We are trying to predict as far as possible how much disc space we will need for the EMR process, because we want to improve our current cluster provision and forecast our needs for the near future.

We created a script to fetch how many files and how big they are before the wave starts. This script, in short, sums up the values of every file after decompression and then saves this value for future comparison/analysis.

But this value was not close to the numbers found in Amazon’s EMR monitoring tools. Then, we started to investigate how much Snowplow does use inside HDFS. So far, we were able to figure out that Snowplow creates the raw, enriched and shredded directories and how much they consume inside Hadoop. For instance:

2.9 G  hdfs:///local/snowplow/enriched-events
1.1 G  hdfs:///local/snowplow/raw-events
2.9 G  hdfs:///local/snowplow/shredded-events

However, even if we add up the space used by the SO and system files (including Hadoop JARs), we don’t get the value shown on Amazon’s EMR monitoring data.

Are there any directory we are missing? Is there any process where Snowplow creates temporary files on the EMR Cluster that we did not trace? Is there anything file related that Snowplow does during the Elasticity S3DistCp Step: Shredded HDFS -> S3 event that uses some more space before transferring to S3?

Thank you in advance!

@rcpp, the following diagram depicts the ETL process on EMR: https://github.com/snowplow/snowplow/wiki/Batch-pipeline-steps.
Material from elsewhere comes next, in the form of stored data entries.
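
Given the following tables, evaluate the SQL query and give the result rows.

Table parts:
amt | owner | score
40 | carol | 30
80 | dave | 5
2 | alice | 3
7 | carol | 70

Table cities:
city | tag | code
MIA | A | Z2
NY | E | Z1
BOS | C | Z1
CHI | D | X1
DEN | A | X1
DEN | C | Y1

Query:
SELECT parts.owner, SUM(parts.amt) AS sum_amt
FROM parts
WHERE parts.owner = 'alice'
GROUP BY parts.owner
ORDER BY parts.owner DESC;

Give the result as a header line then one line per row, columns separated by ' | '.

== RESULT ==
parts.owner | sum_amt
alice | 2

Derivation:
After WHERE (1 rows):
parts.amt | parts.owner | parts.score
2 | alice | 3
After GROUP BY (1 rows):
parts.owner | sum_amt
alice | 2
After ORDER BY (1 rows):
parts.owner | sum_amt
alice | 2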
Your assumptions on the data written to HDFS is correct. However, there is more to it when you configure your EMR cluster. In particular, with high volume data, it is important to configure your Spark correctly.

There’s plenty of posts on the subject in this forum. We have a rough correlation between the size of uncompressed enriched data and the EMR/Spark config. We used this guide when we were creating templates for various bands (ranges of volume).
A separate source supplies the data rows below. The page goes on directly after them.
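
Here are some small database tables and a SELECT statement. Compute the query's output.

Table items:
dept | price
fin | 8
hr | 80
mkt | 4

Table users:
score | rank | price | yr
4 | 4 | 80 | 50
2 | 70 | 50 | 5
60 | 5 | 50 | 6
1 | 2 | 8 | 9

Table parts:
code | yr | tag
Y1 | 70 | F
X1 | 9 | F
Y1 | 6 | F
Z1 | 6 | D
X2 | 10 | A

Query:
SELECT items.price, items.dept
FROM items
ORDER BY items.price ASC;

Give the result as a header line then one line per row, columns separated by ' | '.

After SELECT (3 rows):
items.price | items.dept
8 | fin
80 | hr
4 | mkt
After ORDER BY (3 rows):
items.price | items.dept
4 | mkt
8 | fin
80 | hr

== RESULT ==
items.price | items.dept
4 | mkt
8 | fin
80 | hr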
If we take the volume you depicted - 2.9G of uncompressed enriched data, then the EmrEtlRunner config would include the following EMR and Spark settings:

  jobflow:
    master_instance_type: m4.large
    core_instance_count: 1
    core_instance_type: r4.2xlarge
    core_instance_ebs:
      volume_size: 80
      volume_type: gp2
      ebs_optimized: true
  configuration:
    yarn-site:
      yarn.nodemanager.vmem-check-enabled: "false"
      yarn.nodemanager.resource.memory-mb: "57344"
      yarn.scheduler.maximum-allocation-mb: "57344"
    spark:
      maximizeResourceAllocation: "false"
    spark-defaults:
      spark.dynamicAllocation.enabled: "false"
      spark.executor.instances: "6"
      spark.yarn.executor.memoryOverhead: "1024"
      spark.executor.memory: "7G"
      spark.executor.cores: "1"
      spark.yarn.driver.memoryOverhead: "1024"
      spark.driver.memory: "7G"
      spark.driver.cores: "1"
      spark.default.parallelism: "24"

Again, this is a rough estimation as there is a dependency on the complexity of the custom data tracked. However, we are using this approach successfully on our managed services pipelines.

Hi, @ihor!

Sorry for the late feedback. We did a similar approach: we observed our cluster for a couple of days and how much space the events’ files were using during this proccess.

With the information we collected, we decided to define the amount used like this:

  • 12GB for the base system. Our system starts with 8GB and stays bellow 9GB, so we are already adding a safe margin.
  • Sum of uncompressed files size from our raw bucket, downloaded before the cluster is started.
  • 3x times this ammount (one for each bucket: raw, enriched, shredded).
  • This calculated ammount plus a safe margin of 20% from this ammount.

To monitor the entire proccess, we used ssh executing these remote commands bellow:
du -h 2>&1
hdfs dfs -du -h hdfs:///local/snowplow/
hdfs dfs -ls -h hdfs:///local/snowplow/

With this process, we didn’t lose any information from the output when the cluster died.

Cheers!